3 Ways Social Media Can Help You Show Up In Search Results

Social media serves a myriad of marketing functions. Turns out it can also improve your search results.
Forbes Contributor: Makers, Inventors, Small Business, Forbes
September 21, 2011

Social media is changing the search engine world. The art and science known as search engine optimization is shifting to include social media. There are several ways this impacts your business.

Search engine optimization (SEO) is about making sure that your website appeals to the search engines. Typically, that means original and regular content, proper titles and tags in the HTML code itself, and having other authoritative sites link back to yours. Now, social media has become a new category within that specialty because Google, Bing and Yahoo (among others) index or pay attention to social media activity, like tweets and status updates.

Here are three easy ways to optimize your social media for search.

1. Set your part of your Facebook profile to public

As many of you know, Facebook content does not easily show up in Google search results. Some of it does, if you spend time making things public in your privacy settings. But one area that is overlooked is your profile section: the “Info” section, which has an area for website links. You want this to show up in search if you are looking for traffic to your website. If you search my name and Facebook together, you’ll see my profile page with my activities, interests and info, which includes links to my websites. Try it here.

Various studies show that people are searching for companies and brands within Facebook, but just as many are searching in Google and adding the term “Facebook” to the query. If you’ve not filled out that section, you’re missing a chance to be found. This works for personal profiles as well as business pages.

2. Align keywords with social media campaigns

Many companies spend money on pay-per-click advertising and researching specific, relevant keywords to use in those paid campaigns.
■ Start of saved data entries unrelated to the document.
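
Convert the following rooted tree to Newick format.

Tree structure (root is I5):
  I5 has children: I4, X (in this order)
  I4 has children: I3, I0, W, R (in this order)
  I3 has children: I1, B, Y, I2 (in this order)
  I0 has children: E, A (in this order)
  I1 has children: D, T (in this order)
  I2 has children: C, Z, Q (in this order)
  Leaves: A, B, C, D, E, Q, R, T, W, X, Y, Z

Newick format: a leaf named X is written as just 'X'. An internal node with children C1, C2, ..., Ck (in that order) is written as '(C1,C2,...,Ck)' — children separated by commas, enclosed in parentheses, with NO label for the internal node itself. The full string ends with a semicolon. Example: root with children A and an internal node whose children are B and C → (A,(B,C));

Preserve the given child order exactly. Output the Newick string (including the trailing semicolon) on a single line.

internal I5 with children ['I4', 'X']
  internal I4 with children ['I3', 'I0', 'W', 'R']
    internal I3 with children ['I1', 'B', 'Y', 'I2']
      internal I1 with children ['D', 'T']
        leaf 'D' → 'D'
        leaf 'T' → 'T'
      → '(D,T)'
      leaf 'B' → 'B'
      leaf 'Y' → 'Y'
      internal I2 with children ['C', 'Z', 'Q']
        leaf 'C' → 'C'
        leaf 'Z' → 'Z'
        leaf 'Q' → 'Q'
      → '(C,Z,Q)'
    → '((D,T),B,Y,(C,Z,Q))'
    internal I0 with children ['E', 'A']
      leaf 'E' → 'E'
      leaf 'A' → 'A'
    → '(E,A)'
    leaf 'W' → 'W'
    leaf 'R' → 'R'
  → '(((D,T),B,Y,(C,Z,Q)),(E,A),W,R)'
  leaf 'X' → 'X'
→ '((((D,T),B,Y,(C,Z,Q)),(E,A),W,R),X)'
Final: ((((D,T),B,Y,(C,Z,Q)),(E,A),W,R),X);

Answer: ((((D,T),B,Y,(C,Z,Q)),(E,A),W,R),X);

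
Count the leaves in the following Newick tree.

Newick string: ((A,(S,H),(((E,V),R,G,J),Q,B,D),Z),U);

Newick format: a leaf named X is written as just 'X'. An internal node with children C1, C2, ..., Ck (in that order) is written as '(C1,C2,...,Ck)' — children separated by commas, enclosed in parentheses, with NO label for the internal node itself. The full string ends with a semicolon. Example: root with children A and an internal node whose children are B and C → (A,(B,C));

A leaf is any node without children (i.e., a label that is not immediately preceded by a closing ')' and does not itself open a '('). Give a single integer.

Answer: 13

Derivation:
Newick: ((A,(S,H),(((E,V),R,G,J),Q,B,D),Z),U);
Scan left-to-right; a leaf is any maximal label run not followed by '(':
  pos 2: leaf 'A' → count = 1
  pos 5: leaf 'S' → count = 2
  pos 7: leaf 'H' → count = 3
  pos 13: leaf 'E' → count = 4
  pos 15: leaf 'V' → count = 5
  pos 18: leaf 'R' → count = 6
  pos 20: leaf 'G' → count = 7
  pos 22: leaf 'J' → count = 8
  pos 25: leaf 'Q' → count = 9
  pos 27: leaf 'B' → count = 10
  pos 29: leaf 'D' → count = 11
  pos 32: leaf 'Z' → count = 12
  pos 35: leaf 'U' → count = 13
Total leaves: 13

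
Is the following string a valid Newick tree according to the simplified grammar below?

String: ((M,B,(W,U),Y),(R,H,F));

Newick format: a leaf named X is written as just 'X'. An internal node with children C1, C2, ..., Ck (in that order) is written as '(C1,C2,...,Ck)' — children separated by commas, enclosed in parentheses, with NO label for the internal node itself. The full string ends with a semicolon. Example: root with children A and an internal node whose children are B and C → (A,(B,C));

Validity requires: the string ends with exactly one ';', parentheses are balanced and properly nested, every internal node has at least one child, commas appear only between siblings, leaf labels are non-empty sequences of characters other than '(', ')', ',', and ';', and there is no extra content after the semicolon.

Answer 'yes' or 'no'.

Input: ((M,B,(W,U),Y),(R,H,F));
Paren balance: 4 '(' vs 4 ')' OK
Ends with single ';': True
Full parse: OK
Valid: True

Answer: yes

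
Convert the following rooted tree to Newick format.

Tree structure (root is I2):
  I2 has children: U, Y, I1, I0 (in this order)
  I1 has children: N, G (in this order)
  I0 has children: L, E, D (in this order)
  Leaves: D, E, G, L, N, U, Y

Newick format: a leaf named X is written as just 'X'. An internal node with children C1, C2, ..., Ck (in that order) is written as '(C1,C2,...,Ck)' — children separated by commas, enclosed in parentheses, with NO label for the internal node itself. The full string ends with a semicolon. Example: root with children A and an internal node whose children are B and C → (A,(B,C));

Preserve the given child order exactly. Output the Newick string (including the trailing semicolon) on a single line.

Answer: (U,Y,(N,G),(L,E,D));

Derivation:
internal I2 with children ['U', 'Y', 'I1', 'I0']
  leaf 'U' → 'U'
  leaf 'Y' → 'Y'
  internal I1 with children ['N', 'G']
    leaf 'N' → 'N'
    leaf 'G' → 'G'
  → '(N,G)'
  internal I0 with children ['L', 'E', 'D']
    leaf 'L' → 'L'
    leaf 'E' → 'E'
    leaf 'D' → 'D'
  → '(L,E,D)'
→ '(U,Y,(N,G),(L,E,D))'
Final: (U,Y,(N,G),(L,E,D));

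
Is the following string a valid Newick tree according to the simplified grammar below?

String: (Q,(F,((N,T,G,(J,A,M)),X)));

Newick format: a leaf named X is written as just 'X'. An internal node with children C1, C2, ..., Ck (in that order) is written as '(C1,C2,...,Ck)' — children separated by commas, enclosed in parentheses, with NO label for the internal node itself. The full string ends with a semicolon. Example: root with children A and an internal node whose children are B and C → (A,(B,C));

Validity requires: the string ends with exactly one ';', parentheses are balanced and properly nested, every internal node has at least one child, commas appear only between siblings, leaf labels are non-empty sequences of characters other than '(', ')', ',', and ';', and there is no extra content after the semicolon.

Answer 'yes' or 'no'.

Input: (Q,(F,((N,T,G,(J,A,M)),X)));
Paren balance: 5 '(' vs 5 ')' OK
Ends with single ';': True
Full parse: OK
Valid: True

Answer: yes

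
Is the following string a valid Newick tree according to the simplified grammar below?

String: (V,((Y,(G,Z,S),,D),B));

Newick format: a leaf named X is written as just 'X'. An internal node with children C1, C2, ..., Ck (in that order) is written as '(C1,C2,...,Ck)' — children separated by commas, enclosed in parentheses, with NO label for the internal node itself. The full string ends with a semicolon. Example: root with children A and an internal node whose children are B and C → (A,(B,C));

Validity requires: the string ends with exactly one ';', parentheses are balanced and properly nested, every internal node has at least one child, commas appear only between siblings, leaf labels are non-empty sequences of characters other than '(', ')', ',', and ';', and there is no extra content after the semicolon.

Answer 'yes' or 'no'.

Answer: no

Derivation:
Input: (V,((Y,(G,Z,S),,D),B));
Paren balance: 4 '(' vs 4 ')' OK
Ends with single ';': True
Full parse: FAILS (empty leaf label at pos 15)
Valid: False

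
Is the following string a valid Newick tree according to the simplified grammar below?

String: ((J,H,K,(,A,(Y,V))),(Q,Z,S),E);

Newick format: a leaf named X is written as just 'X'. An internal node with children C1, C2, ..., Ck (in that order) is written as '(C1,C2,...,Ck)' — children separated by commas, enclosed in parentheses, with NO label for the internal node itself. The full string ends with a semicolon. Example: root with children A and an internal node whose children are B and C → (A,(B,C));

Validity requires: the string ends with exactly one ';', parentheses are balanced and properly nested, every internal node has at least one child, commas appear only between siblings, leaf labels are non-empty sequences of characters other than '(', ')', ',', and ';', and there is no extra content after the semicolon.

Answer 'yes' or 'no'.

Input: ((J,H,K,(,A,(Y,V))),(Q,Z,S),E);
Paren balance: 5 '(' vs 5 ')' OK
Ends with single ';': True
Full parse: FAILS (empty leaf label at pos 9)
Valid: False

Answer: no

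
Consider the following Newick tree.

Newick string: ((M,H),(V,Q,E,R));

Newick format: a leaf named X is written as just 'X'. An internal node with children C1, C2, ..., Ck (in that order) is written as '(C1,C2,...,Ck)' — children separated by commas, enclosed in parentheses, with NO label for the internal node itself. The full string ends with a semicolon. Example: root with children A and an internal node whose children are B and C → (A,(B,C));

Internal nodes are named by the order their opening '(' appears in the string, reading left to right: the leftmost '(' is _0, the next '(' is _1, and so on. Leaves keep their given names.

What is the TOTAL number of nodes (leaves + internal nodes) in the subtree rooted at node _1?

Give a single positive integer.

Newick: ((M,H),(V,Q,E,R));
Locate _1: it is the '(' at position 1 (the 2nd '(' reading left to right).
Query: subtree rooted at _1
_1: subtree_size = 1 + 2
  M: subtree_size = 1 + 0
  H: subtree_size = 1 + 0
Total subtree size of _1: 3

Answer: 3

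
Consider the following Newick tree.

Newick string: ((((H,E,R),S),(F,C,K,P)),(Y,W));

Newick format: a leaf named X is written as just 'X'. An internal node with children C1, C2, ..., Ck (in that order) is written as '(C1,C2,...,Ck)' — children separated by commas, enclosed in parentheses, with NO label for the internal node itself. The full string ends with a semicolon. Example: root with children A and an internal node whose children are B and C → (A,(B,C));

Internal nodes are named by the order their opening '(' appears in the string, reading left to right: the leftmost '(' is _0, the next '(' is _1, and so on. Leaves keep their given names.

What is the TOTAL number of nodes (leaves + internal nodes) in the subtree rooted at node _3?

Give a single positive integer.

Answer: 4

Derivation:
Newick: ((((H,E,R),S),(F,C,K,P)),(Y,W));
Locate _3: it is the '(' at position 3 (the 4th '(' reading left to right).
Query: subtree rooted at _3
_3: subtree_size = 1 + 3
  H: subtree_size = 1 + 0
  E: subtree_size = 1 + 0
  R: subtree_size = 1 + 0
Total subtree size of _3: 4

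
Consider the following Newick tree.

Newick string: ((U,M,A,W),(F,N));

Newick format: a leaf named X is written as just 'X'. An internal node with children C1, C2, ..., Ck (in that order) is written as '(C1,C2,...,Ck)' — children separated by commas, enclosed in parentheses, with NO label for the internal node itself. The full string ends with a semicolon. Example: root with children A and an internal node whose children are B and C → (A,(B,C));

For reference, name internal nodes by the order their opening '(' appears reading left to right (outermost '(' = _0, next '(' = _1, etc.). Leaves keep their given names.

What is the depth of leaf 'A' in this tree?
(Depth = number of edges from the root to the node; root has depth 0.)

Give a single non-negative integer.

Newick: ((U,M,A,W),(F,N));
Naming internals by '(' encounter order: outermost '(' = _0, next = _1, ...
Query node: A
Path from root: _0 -> _1 -> A
Depth of A: 2 (number of edges from root)

Answer: 2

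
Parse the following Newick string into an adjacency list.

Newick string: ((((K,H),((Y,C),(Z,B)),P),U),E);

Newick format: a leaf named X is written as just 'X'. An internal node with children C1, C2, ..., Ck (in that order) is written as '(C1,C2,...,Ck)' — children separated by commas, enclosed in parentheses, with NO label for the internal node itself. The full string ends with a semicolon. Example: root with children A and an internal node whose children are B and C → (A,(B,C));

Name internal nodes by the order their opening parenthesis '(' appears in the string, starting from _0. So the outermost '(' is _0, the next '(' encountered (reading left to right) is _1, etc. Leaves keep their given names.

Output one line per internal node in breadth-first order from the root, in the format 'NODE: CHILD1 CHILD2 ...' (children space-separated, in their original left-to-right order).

Answer: _0: _1 E
_1: _2 U
_2: _3 _4 P
_3: K H
_4: _5 _6
_5: Y C
_6: Z B

Derivation:
Input: ((((K,H),((Y,C),(Z,B)),P),U),E);
Scanning left-to-right, naming '(' by encounter order:
  pos 0: '(' -> open internal node _0 (depth 1)
  pos 1: '(' -> open internal node _1 (depth 2)
  pos 2: '(' -> open internal node _2 (depth 3)
  pos 3: '(' -> open internal node _3 (depth 4)
  pos 7: ')' -> close internal node _3 (now at depth 3)
  pos 9: '(' -> open internal node _4 (depth 4)
  pos 10: '(' -> open internal node _5 (depth 5)
  pos 14: ')' -> close internal node _5 (now at depth 4)
  pos 16: '(' -> open internal node _6 (depth 5)
  pos 20: ')' -> close internal node _6 (now at depth 4)
  pos 21: ')' -> close internal node _4 (now at depth 3)
  pos 24: ')' -> close internal node _2 (now at depth 2)
  pos 27: ')' -> close internal node _1 (now at depth 1)
  pos 30: ')' -> close internal node _0 (now at depth 0)
Total internal nodes: 7
BFS adjacency from root:
  _0: _1 E
  _1: _2 U
  _2: _3 _4 P
  _3: K H
  _4: _5 _6
  _5: Y C
  _6: Z B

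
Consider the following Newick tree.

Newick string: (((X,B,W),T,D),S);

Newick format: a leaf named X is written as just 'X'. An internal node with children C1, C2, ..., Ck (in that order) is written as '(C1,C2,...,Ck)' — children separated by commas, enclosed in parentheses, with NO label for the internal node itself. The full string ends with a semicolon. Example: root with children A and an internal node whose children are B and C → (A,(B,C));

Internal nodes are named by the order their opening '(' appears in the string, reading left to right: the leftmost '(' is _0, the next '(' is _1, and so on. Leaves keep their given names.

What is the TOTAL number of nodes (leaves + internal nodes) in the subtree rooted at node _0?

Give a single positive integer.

Answer: 9

Derivation:
Newick: (((X,B,W),T,D),S);
Locate _0: it is the '(' at position 0 (the 1st '(' reading left to right).
Query: subtree rooted at _0
_0: subtree_size = 1 + 8
  _1: subtree_size = 1 + 6
    _2: subtree_size = 1 + 3
      X: subtree_size = 1 + 0
      B: subtree_size = 1 + 0
      W: subtree_size = 1 + 0
    T: subtree_size = 1 + 0
    D: subtree_size = 1 + 0
  S: subtree_size = 1 + 0
Total subtree size of _0: 9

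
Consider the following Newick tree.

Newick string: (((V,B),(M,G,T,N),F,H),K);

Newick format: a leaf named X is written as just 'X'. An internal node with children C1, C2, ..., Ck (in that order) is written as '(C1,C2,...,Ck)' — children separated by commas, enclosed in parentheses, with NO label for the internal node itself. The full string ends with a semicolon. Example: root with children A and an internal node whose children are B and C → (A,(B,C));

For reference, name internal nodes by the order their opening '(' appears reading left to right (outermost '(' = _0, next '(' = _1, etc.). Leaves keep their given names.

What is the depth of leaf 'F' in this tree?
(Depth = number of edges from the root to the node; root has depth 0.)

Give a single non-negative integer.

Answer: 2

Derivation:
Newick: (((V,B),(M,G,T,N),F,H),K);
Naming internals by '(' encounter order: outermost '(' = _0, next = _1, ...
Query node: F
Path from root: _0 -> _1 -> F
Depth of F: 2 (number of edges from root)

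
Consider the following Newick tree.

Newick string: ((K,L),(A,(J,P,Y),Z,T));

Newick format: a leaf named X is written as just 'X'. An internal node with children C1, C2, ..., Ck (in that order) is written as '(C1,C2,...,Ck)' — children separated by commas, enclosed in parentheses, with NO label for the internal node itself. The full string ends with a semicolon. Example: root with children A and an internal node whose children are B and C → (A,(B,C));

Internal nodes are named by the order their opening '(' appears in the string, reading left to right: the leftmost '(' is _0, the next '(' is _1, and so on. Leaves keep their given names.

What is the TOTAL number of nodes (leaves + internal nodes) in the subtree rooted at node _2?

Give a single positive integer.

Newick: ((K,L),(A,(J,P,Y),Z,T));
Locate _2: it is the '(' at position 7 (the 3rd '(' reading left to right).
Query: subtree rooted at _2
_2: subtree_size = 1 + 7
  A: subtree_size = 1 + 0
  _3: subtree_size = 1 + 3
    J: subtree_size = 1 + 0
    P: subtree_size = 1 + 0
    Y: subtree_size = 1 + 0
  Z: subtree_size = 1 + 0
  T: subtree_size = 1 + 0
Total subtree size of _2: 8

Answer: 8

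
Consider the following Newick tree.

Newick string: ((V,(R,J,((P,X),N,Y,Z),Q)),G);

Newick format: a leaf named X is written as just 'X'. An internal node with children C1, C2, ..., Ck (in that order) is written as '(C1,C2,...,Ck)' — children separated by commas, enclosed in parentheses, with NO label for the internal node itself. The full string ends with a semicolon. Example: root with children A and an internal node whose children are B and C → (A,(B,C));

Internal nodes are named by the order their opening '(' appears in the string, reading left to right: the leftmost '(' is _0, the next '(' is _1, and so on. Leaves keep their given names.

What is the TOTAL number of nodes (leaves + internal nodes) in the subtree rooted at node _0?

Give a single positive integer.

Newick: ((V,(R,J,((P,X),N,Y,Z),Q)),G);
Locate _0: it is the '(' at position 0 (the 1st '(' reading left to right).
Query: subtree rooted at _0
_0: subtree_size = 1 + 14
  _1: subtree_size = 1 + 12
    V: subtree_size = 1 + 0
    _2: subtree_size = 1 + 10
      R: subtree_size = 1 + 0
      J: subtree_size = 1 + 0
      _3: subtree_size = 1 + 6
        _4: subtree_size = 1 + 2
          P: subtree_size = 1 + 0
          X: subtree_size = 1 + 0
        N: subtree_size = 1 + 0
        Y: subtree_size = 1 + 0
        Z: subtree_size = 1 + 0
      Q: subtree_size = 1 + 0
  G: subtree_size = 1 + 0
Total subtree size of _0: 15

Answer: 15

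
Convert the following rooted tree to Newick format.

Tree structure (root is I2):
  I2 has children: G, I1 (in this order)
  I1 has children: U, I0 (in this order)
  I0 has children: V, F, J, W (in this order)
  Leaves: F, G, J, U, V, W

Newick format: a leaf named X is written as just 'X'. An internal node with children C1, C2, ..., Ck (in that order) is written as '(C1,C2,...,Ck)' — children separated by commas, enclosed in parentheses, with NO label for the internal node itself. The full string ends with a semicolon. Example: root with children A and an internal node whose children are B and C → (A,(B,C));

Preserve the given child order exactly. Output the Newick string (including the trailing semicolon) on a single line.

Answer: (G,(U,(V,F,J,W)));

Derivation:
internal I2 with children ['G', 'I1']
  leaf 'G' → 'G'
  internal I1 with children ['U', 'I0']
    leaf 'U' → 'U'
    internal I0 with children ['V', 'F', 'J', 'W']
      leaf 'V' → 'V'
      leaf 'F' → 'F'
      leaf 'J' → 'J'
      leaf 'W' → 'W'
    → '(V,F,J,W)'
  → '(U,(V,F,J,W))'
→ '(G,(U,(V,F,J,W)))'
Final: (G,(U,(V,F,J,W)));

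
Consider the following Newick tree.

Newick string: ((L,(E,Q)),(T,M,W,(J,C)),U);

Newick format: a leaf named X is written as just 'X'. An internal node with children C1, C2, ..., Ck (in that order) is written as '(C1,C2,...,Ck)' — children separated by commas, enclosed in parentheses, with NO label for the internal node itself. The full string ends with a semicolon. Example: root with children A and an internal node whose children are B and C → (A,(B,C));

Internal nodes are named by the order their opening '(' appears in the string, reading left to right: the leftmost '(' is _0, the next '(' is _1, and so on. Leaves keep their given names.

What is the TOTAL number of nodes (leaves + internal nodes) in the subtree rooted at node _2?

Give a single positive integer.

Newick: ((L,(E,Q)),(T,M,W,(J,C)),U);
Locate _2: it is the '(' at position 4 (the 3rd '(' reading left to right).
Query: subtree rooted at _2
_2: subtree_size = 1 + 2
  E: subtree_size = 1 + 0
  Q: subtree_size = 1 + 0
Total subtree size of _2: 3

Answer: 3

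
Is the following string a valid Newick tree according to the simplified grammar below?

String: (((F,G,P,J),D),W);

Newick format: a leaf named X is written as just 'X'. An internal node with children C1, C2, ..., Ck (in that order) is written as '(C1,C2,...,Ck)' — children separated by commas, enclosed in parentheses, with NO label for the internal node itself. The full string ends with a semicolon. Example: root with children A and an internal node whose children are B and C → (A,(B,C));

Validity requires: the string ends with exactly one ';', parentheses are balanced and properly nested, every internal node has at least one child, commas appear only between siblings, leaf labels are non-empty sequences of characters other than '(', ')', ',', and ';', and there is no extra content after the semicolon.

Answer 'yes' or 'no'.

Answer: yes

Derivation:
Input: (((F,G,P,J),D),W);
Paren balance: 3 '(' vs 3 ')' OK
Ends with single ';': True
Full parse: OK
Valid: True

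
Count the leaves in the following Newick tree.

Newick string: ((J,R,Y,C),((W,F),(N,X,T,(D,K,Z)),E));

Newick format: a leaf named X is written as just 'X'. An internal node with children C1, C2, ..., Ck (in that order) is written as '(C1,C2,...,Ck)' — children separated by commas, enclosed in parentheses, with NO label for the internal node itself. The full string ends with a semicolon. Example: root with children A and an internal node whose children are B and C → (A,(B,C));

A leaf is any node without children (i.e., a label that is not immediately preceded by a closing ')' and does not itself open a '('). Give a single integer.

Newick: ((J,R,Y,C),((W,F),(N,X,T,(D,K,Z)),E));
Scan left-to-right; a leaf is any maximal label run not followed by '(':
  pos 2: leaf 'J' → count = 1
  pos 4: leaf 'R' → count = 2
  pos 6: leaf 'Y' → count = 3
  pos 8: leaf 'C' → count = 4
  pos 13: leaf 'W' → count = 5
  pos 15: leaf 'F' → count = 6
  pos 19: leaf 'N' → count = 7
  pos 21: leaf 'X' → count = 8
  pos 23: leaf 'T' → count = 9
  pos 26: leaf 'D' → count = 10
  pos 28: leaf 'K' → count = 11
  pos 30: leaf 'Z' → count = 12
  pos 34: leaf 'E' → count = 13
Total leaves: 13

Answer: 13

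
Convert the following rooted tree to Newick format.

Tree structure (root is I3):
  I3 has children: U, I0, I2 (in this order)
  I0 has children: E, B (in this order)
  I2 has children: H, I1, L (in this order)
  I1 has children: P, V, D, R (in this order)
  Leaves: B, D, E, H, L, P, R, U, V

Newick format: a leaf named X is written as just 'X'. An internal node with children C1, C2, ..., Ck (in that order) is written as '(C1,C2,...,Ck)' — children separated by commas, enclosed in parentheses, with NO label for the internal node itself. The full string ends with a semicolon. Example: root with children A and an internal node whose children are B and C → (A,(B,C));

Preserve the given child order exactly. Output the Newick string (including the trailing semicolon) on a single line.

Answer: (U,(E,B),(H,(P,V,D,R),L));

Derivation:
internal I3 with children ['U', 'I0', 'I2']
  leaf 'U' → 'U'
  internal I0 with children ['E', 'B']
    leaf 'E' → 'E'
    leaf 'B' → 'B'
  → '(E,B)'
  internal I2 with children ['H', 'I1', 'L']
    leaf 'H' → 'H'
    internal I1 with children ['P', 'V', 'D', 'R']
      leaf 'P' → 'P'
      leaf 'V' → 'V'
      leaf 'D' → 'D'
      leaf 'R' → 'R'
    → '(P,V,D,R)'
    leaf 'L' → 'L'
  → '(H,(P,V,D,R),L)'
→ '(U,(E,B),(H,(P,V,D,R),L))'
Final: (U,(E,B),(H,(P,V,D,R),L));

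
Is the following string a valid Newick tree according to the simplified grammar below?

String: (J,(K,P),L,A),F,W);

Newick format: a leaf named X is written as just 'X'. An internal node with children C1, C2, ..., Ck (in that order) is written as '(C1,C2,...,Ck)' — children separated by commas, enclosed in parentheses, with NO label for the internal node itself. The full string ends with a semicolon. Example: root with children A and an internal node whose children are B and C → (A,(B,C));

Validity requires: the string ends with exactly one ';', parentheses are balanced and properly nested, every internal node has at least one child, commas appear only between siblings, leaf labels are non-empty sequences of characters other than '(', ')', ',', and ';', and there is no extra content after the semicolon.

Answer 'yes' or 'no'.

Answer: no

Derivation:
Input: (J,(K,P),L,A),F,W);
Paren balance: 2 '(' vs 3 ')' MISMATCH
Ends with single ';': True
Full parse: FAILS (extra content after tree at pos 13)
Valid: False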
You should do the same thing with your social media efforts. This isn’t to say that every tweet or Facebook post should be massaged into keyword-rich shape, however, you should at least consider if your social media activity includes important, strategic brand mentions. Tailor your content and keywords to audiences in each social media channel. As you do, people who follow those terms will “like” your post or retweet your message and those are showing up within search results. Sometimes it shows up in Google as “Someone in your network” shared this content.

According to Erez Barak, co-founder of Optify, “When a topic was trending on Twitter that [website’s search] rank improved, then when time passed, the effect of that trend diminished. Again, this is just early stage data.” Optify is a real-time marketing software company that has been part of Twitter’s beta program for Promoted Tweets, according to the blog post.

Also in that post, Rand Fishkin, founder of SEOMoz added that “It’s becoming evident that tweets are exceptionally powerful, as well as Facebook shares. There appears to be some lasting impact to social sharing, particularly if it comes from a wide, diverse range of sources and appears to be authentic and from people with high authority.” Some pundits are calling this Social Media Optimization.

3. Monitor social media mentions

There are hundreds of monitoring solutions out there. Without a tool or platform, it is nearly impossible to keep up with the social media streams. There is simply so much data flowing. I moderated a webinar earlier this year with Optify, so I know their Twitter for Business tool is popular and their platform integrates keyword marketing and lead scoring. A couple of others that I want to mention are Roost and Attensity. Both of them have strong Facebook components.

The main point is to monitor these mentions and then engage. Use them as a way to jump into new conversations. From a customer service perspective, you simply must monitor. You see large brands like Dell, Best Buy, and many others monitoring and interacting via Twitter. I test this all the time. I’ll mention a brand as part of a review cycle and see who answers quickly. You’ll see more monitoring and engagement teams on Facebook and Google+ in the near future. Remember, social media mentions by you, your fans, and your detractors, are showing up in the search results.

Overall, social media is not happening in a vacuum. We tend to see it as dramatically different or separate from search engine optimization and other marketing efforts, but it isn’t. Social media is impacting your marketing activities even if you don’t yet see that impact.